Lateegra’s El Picacho returns strong gold-silver results

Gwen Preston

Gwen Preston

Vancouver — Initial results from Lateegra Gold’s (LRG-V, LRGFF-O) El Picacho gold-silver project in Mexico are beginning to reverse the junior’s recent slide in the market.

First-phase drilling on El Picacho consisted of 14 holes designed to confirm and expand upon historic data. Hole 14 intersected 6.1 metres grading 4.73 grams gold per tonne and 60.26 grams silver, while hole 12 returned 7.8 grams gold and 72.9 grams silver over 9.4 metres.

Hole 13 cut 11.3 metres of 15.57 grams gold and 32.4 grams silver, and hole 1 intersected 4.3 metres grading 12.81 grams gold and 27.8 grams silver. All intervals represent true widths.

The company’s share price had slowly slipped 75% since January, but the strong drill results started a reversal, pushing Lateegra up 10% to close at 55 in June 19th trading.

Seven drill cores contained no significant mineralization, but Lateegra CEO Chris Verrico says the company was pleased with the results overall.

“It is a first pass, so blanks are to be expected,” Verrico says.

El Picacho is a 32-sq.-km mining concession in the northern Sierra Madre gold belt in Sonora state. Previous owners exploited a 6-metre-wide vein structure for three years, but they weren’t mining gold. Verrico says it was mainly a silica operation, with some gold credits.

“As they started to go through the silica cap, the silica content went down and the gold went up.”

To make use of their changing asset, the previous owners built a mill, but it never got up and running.

“They had a go at it, but it was undercapitalized,” Verrico says. “Now the existing mine will likely become part of the stope. The mill could be of interim value — there’s some not bad equipment, but it’s in the wrong place. The mill needs to be up by the mine, not down at the base of the mountain.”

Lateegra entered into an agreement in mid-2006 to earn an interest of up to 70% in the Picacho mine from Tara Gold Resources (TGRD-O). Lateegra is making escalating payments totalling US$7.3 million to Tara Gold over five years, as well as spending US$1 million in exploration and US$2 million on mine development and production plant enhancements in the first 1.5 years. Tara Gold gets 50,000 Lateegra shares a month for 12 months.

Verrico is certain the property contains a fair amount of metal.

“There’s definitely a mine there,” he says. “There’s lots of blue sky.”

Lateegra is also active in Ecuador, where the company picked up the El Condor project in mid-2006. The site, which covers 2.4 sq. km, is 4 km southeast of Aurelian Resources’ (ARU-T, AUREF-O) Fruta del Norte high-grade gold discovery and shares a border to the north with Aurelian’s El Tigre gold anomaly. Aurelian is currently drilling at El Tigre and Lateegra is holding off on exploring El Condor until its neighbour’s results come in.

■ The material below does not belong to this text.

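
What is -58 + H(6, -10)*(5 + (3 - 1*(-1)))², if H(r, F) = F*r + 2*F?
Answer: -6538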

“They’re drilling on our border, literally five-hundred metres away,” Verrico says. “We’re nervous to jump to the drill because they’re deep targets, and it just doesn’t make sense for us to do anything right now — we’re just going to let them drill.”

The company has completed a mobile metal ion (MMI) survey over the entire site. Samples indicate a 19-hectare arsenic and antimony anomaly in the southern part of the site, an indicator of potential blind gold mineralization as well as additional epithermal mineralization.

Verrico says the next steps depend on what Aurelian discovers.

“There’s a reasonable to good chance that they’ll find something,” he says. “In a perfect world, Aurelian will find something right on the border that extends into our property and then we could get bought out, perhaps by Aurelian, and then we could put that money to good use in Mexico.”

The other activity around Lateegra concerns Michael Townsend, the company’s president. On June 1, the B.C. Securities Commission reported a settlement agreement between itself and Townsend, who failed to file share transactions he performed through an offshore account between January 2005 and August 2006. He filed the reports on Aug. 30, 2006. The transactions involved two companies for which he served as a director — Lateegra Gold and West Hawk Development (WHD-V, WHDCF-O).

In the settlement, Townsend agreed to pay a fine of $41,250 for failure to file insider reports in a timely fashion and also agreed to a 1-year ban on trading securities. He resigned as a director of West Hawk but remains president of Lateegra. The TSX Venture Exchange is currently reviewing whether Townsend is an acceptable choice as a company director or officer.

“The commission found that there was no manipulative trading or insider trading or money gained,” Verrico says. “Nonetheless, it wasn’t right, what he did. He should have reported those trades. Now he may have to step down.”